Tuesday, July 24, 2007

Lawn care woes

It seemed like an easy enough project. Just screw the container of weed and feed onto the end of the hose and spray the lawn. No big deal.
A week later the weeds were shriveling up, turning brown. The product seemed to be doing what it said it would do.

The second week our grass shriveled up, turned brown and now I'm looking out the window at this lawn that matches the new chocolate brown paint job on our house!

My husband felt I had over-treated the lawn. True, I used almost twice as much as the bottle suggested, but really, how accurate are those instructions? But I bore the burden of killing our lawn. I resigned myself to another big expense, this time for replacing sod, something we had never expected to buy. It seemed so unnecessary to have ready-grown grass placed in a yard. We could wait for grass seed. Well, that doesn't seem to be the case where we live, now.

We have given up our freedom and independence for a Neighborhood Development Committee who approves house colors, sends out nasty messages if lawns are not just edged as well as mowed each week, and they charge us for the pleasure of their oversight.

When we aren't quite sure what to do about something, we basically ignore it, waiting for inspiration, I guess. So we went about the business of putting things back in order after the lightning strike and the house painting. One of those need-to-do things was call the termite protection company and get them to do whatever it is they do around the base of the house to keep termites away. These are of course 'bug' guys and in business to make a profit, so one look at our lawn and they sent a salesman out. He told us without hesitation, "You have chinch bugs."
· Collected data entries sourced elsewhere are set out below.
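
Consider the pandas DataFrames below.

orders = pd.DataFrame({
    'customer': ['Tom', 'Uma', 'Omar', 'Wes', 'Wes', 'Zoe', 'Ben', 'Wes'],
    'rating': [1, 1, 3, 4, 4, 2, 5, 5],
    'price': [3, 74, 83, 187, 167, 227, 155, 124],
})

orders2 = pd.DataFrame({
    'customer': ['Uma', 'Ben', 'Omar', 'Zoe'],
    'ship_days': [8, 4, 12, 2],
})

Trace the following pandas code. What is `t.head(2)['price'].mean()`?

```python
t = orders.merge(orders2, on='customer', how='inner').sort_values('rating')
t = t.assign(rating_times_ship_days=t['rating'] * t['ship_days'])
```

150.5

merge on 'customer' (how='inner') → 4 rows:
  customer  rating  price  ship_days
0      Uma       1     74          8
1     Omar       3     83         12
2      Zoe       2    227          2
3      Ben       5    155          4
sort by rating:
  customer  rating  price  ship_days
0      Uma       1     74          8
2      Zoe       2    227          2
1     Omar       3     83         12
3      Ben       5    155          4
add column rating_times_ship_days = t['rating'] * t['ship_days']:
  customer  rating  price  ship_days  rating_times_ship_days
0      Uma       1     74          8                       8
2      Zoe       2    227          2                       4
1     Omar       3     83         12                      36
3      Ben       5    155          4                      20
take first 2 rows:
  customer  rating  price  ship_days  rating_times_ship_days
0      Uma       1     74          8                       8
2      Zoe       2    227          2                       4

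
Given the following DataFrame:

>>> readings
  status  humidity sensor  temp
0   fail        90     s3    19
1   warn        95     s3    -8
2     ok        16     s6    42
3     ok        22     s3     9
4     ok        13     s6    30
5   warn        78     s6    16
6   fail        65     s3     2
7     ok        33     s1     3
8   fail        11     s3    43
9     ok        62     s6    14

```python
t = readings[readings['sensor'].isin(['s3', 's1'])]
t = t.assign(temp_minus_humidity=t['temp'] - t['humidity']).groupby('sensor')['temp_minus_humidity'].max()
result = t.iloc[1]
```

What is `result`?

filter rows where sensor in ['s3', 's1']:
  status  humidity sensor  temp
0   fail        90     s3    19
1   warn        95     s3    -8
3     ok        22     s3     9
6   fail        65     s3     2
7     ok        33     s1     3
8   fail        11     s3    43
add column temp_minus_humidity = t['temp'] - t['humidity']:
  status  humidity sensor  temp  temp_minus_humidity
0   fail        90     s3    19                  -71
1   warn        95     s3    -8                 -103
3     ok        22     s3     9                  -13
6   fail        65     s3     2                  -63
7     ok        33     s1     3                  -30
8   fail        11     s3    43                   32
group by sensor, max of temp_minus_humidity:
sensor
s1   -30
s3    32
Name: temp_minus_humidity, dtype: int64
Hence 32.

32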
They are sucking the life out of the grass and depositing a toxin at the same time. Multi-tasking little predators. The salesman started naming all of the things we needed to do. Ending, I think after seeing the storm-cloud look on my face, with "At the least, the very least you need a one-time treatment to kill the chinch bugs."

I think they should be called cinch bugs because it is a cinch that no matter how we look at it, this is gonna cost dollars, lots and lots of dollars beginning with bug genocide for our lawn.

"What about the cute little lizardy anoles?" I asked.

"Oh, we start spraying and they run. It won't hurt them."

Somehow I got the feeling that this bug genocide salesman really didn't give a frootloop about anoles....

So we scheduled the treatment. What else could we do? I read about the chinch bugs and didn't find anything positive about them. Nothing.

The day came and went for the application. The saleman said, "emergency" several times, I thought they'd be right out to keep that appointment and collect the check.

Today they leave a note on the door that they can't do the treatment because I must pay the technician on the spot. But, but, but, who said they're coming today? It was yesterday when they were scheduled to come.

After a phone call and discussion, the company will bill us and the techie can come out whenever he wants to -- hopefully sooner than later.

Oh and as the salesman was leaving, after having sold us on the importance of getting rid of the bugs, he announced, "Once you get the new sod installed, we should treat it again...."

New sod? NEW SOD???

This was supposed to stop the bugs and let our grass grow back.

I remember the good old days when we grumbled about dandelions taking over the lawn. Who knew the day would come when I yearned for dandelion problems. At least now my husband has stopped blaming me for the brown yard. Maybe there is ONE good thing about chinch bugs.

1 comment:

Ruth D~ said...

In Massachusetts Japanese Beetle larvae, aka grubs, destroy lawns. Thank goodness there is a "green" solution. We spoonfed the lawn, literally, with milky spore, which is a natural killer of the grubs, but not a manmade pesticide. My husband had a thing about a perfect lawn. A big thing.